歴史の動力となるもの、世界の動力となるもの、それが政治的人間である。政治的人間こそは『史記』の主体をなす存在である。政治的人間は世界の中心となる。
と
世界の歴史を書き、歴史全体を考えようとするものは、まず『人間』をきわめなければならない。(中略)戦争の歴史でもなく、『人間』の歴史が司馬遷の書こうとするところである。「人間」の姿を描くことによって、『世界』の姿は描き出される。

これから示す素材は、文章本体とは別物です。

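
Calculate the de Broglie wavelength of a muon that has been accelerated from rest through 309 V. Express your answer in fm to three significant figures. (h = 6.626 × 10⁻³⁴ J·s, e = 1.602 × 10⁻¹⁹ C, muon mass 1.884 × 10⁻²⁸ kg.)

KE = eV = 1.602 × 10⁻¹⁹ × 309.0 = 4.950 × 10⁻¹⁷ J.
p = √(2mKE) = √(2 × 1.884 × 10⁻²⁸ × 4.950 × 10⁻¹⁷) = 1.366 × 10⁻²² kg·m/s.
λ = h/p = 6.626 × 10⁻³⁴ / 1.366 × 10⁻²² = 4.85 × 10⁻¹² m = 4850 fm.

λ = 4850 fm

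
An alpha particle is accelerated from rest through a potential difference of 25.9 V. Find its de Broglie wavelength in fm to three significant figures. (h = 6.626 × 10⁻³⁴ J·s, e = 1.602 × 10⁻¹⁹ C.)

KE = 2eV = 2 × 1.602 × 10⁻¹⁹ × 25.90 = 8.298 × 10⁻¹⁸ J.
p = √(2mKE) = √(2 × 6.645 × 10⁻²⁷ × 8.298 × 10⁻¹⁸) = 3.321 × 10⁻²² kg·m/s.
λ = h/p = 6.626 × 10⁻³⁴ / 3.321 × 10⁻²² = 2.00 × 10⁻¹² m = 2000 fm.

λ = 2000 fm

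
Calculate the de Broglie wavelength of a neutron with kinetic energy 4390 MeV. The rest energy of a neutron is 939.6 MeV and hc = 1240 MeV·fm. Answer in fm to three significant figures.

Total energy E = KE + m₀c² = 4390 + 939.6 = 5329.6 MeV.
(pc)² = E² − (m₀c²)² = (5329.6)² − (939.6)² = 2.752 × 10⁷ MeV², so pc = 5246 MeV.
λ = hc/(pc) = 1240 MeV·fm / 5246 MeV = 0.236 fm.

λ = 0.236 fm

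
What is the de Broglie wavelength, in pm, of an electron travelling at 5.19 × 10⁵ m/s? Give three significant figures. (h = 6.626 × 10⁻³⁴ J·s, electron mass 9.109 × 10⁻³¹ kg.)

λ = 1400 pm

p = mv = 9.109 × 10⁻³¹ × 5.19 × 10⁵ = 4.728 × 10⁻²⁵ kg·m/s.
λ = h/p = 6.626 × 10⁻³⁴ / 4.728 × 10⁻²⁵ = 1.40 × 10⁻⁹ m = 1400 pm.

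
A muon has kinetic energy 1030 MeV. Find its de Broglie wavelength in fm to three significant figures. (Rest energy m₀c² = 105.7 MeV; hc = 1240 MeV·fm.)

λ = 1.10 fm

Total energy E = KE + m₀c² = 1030 + 105.7 = 1135.7 MeV.
(pc)² = E² − (m₀c²)² = (1135.7)² − (105.7)² = 1.279 × 10⁶ MeV², so pc = 1131 MeV.
λ = hc/(pc) = 1240 MeV·fm / 1131 MeV = 1.10 fm.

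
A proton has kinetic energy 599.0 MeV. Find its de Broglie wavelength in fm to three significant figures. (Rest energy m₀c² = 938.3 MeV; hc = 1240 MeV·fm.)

λ = 1.02 fm

Total energy E = KE + m₀c² = 599.0 + 938.3 = 1537.3 MeV.
(pc)² = E² − (m₀c²)² = (1537.3)² − (938.3)² = 1.483 × 10⁶ MeV², so pc = 1218 MeV.
λ = hc/(pc) = 1240 MeV·fm / 1218 MeV = 1.02 fm.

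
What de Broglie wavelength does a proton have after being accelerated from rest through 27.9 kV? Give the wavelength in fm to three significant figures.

λ = 171 fm

KE = eV = 1.602 × 10⁻¹⁹ × 2.790 × 10⁴ = 4.470 × 10⁻¹⁵ J.
p = √(2mKE) = √(2 × 1.673 × 10⁻²⁷ × 4.470 × 10⁻¹⁵) = 3.867 × 10⁻²¹ kg·m/s.
λ = h/p = 6.626 × 10⁻³⁴ / 3.867 × 10⁻²¹ = 1.71 × 10⁻¹³ m = 171 fm.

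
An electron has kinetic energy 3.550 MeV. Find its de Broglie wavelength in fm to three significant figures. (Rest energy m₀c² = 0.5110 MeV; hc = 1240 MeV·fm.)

Total energy E = KE + m₀c² = 3.550 + 0.5110 = 4.0610 MeV.
(pc)² = E² − (m₀c²)² = (4.0610)² − (0.5110)² = 16.23 MeV², so pc = 4.029 MeV.
λ = hc/(pc) = 1240 MeV·fm / 4.029 MeV = 308 fm.

λ = 308 fm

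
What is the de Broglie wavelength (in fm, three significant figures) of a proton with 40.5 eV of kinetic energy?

λ = 4500 fm

KE = 40.5 eV = 6.488 × 10⁻¹⁸ J.
p = √(2mKE) = √(2 × 1.673 × 10⁻²⁷ × 6.488 × 10⁻¹⁸) = 1.473 × 10⁻²² kg·m/s.
λ = h/p = 6.626 × 10⁻³⁴ / 1.473 × 10⁻²² = 4.50 × 10⁻¹² m = 4500 fm.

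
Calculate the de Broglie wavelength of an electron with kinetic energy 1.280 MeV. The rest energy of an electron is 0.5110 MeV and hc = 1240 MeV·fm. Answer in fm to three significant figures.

λ = 722 fm

Total energy E = KE + m₀c² = 1.280 + 0.5110 = 1.7910 MeV.
(pc)² = E² − (m₀c²)² = (1.7910)² − (0.5110)² = 2.947 MeV², so pc = 1.717 MeV.
λ = hc/(pc) = 1240 MeV·fm / 1.717 MeV = 722 fm.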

このような「人間」中心のアイルランド近代史の本があってもいいのではないか、と、鈴木氏は建国の指導者たちの論をまとめたそうです。わたし、このイースター蜂起について、ざっくりした流れはわかっている、くらいでして。2022年に『パトリック・ピアース短篇集』を読んで、こんなに優しい物語を書くひとが、蜂起の最高責任者で、樹立宣言を読み上げたひとなのか、 と、ピアースについて知りたいと思い、読んでみました。
今まで読んできたいろんな本の断片やら、その背景にあるものやら、そういうものがひらひらと浮かんで、捉えようと手を伸ばしてもなかなか捕まえられず、文章化にもできず、がりがりと机を引っ掻きながら読んでいました。何とかその『文章化できないキモ』のようなものの、せめて尻尾でもつかみたいと思っております。これはまた、もうちょっとしたら改めて読んでみよう。
自分は幼い頃からアイルランドを解放することを誓い、そのために努力してきた。その機会がやって来たので蜂起したのだ。負けたように見えるが本当は負けていない。戦わないことが敗北なので、戦うことは勝利なのだ。我々は戦いの伝統を受け継いで、未来にその伝統を託すのだ。
『アイルランド建国の英雄たち』パトリック・ピアス 軍法会議での発言
また別の記事で続きとして他の本の話、書くかも。ま、また、ゆるゆるとお付き合いくださいましー。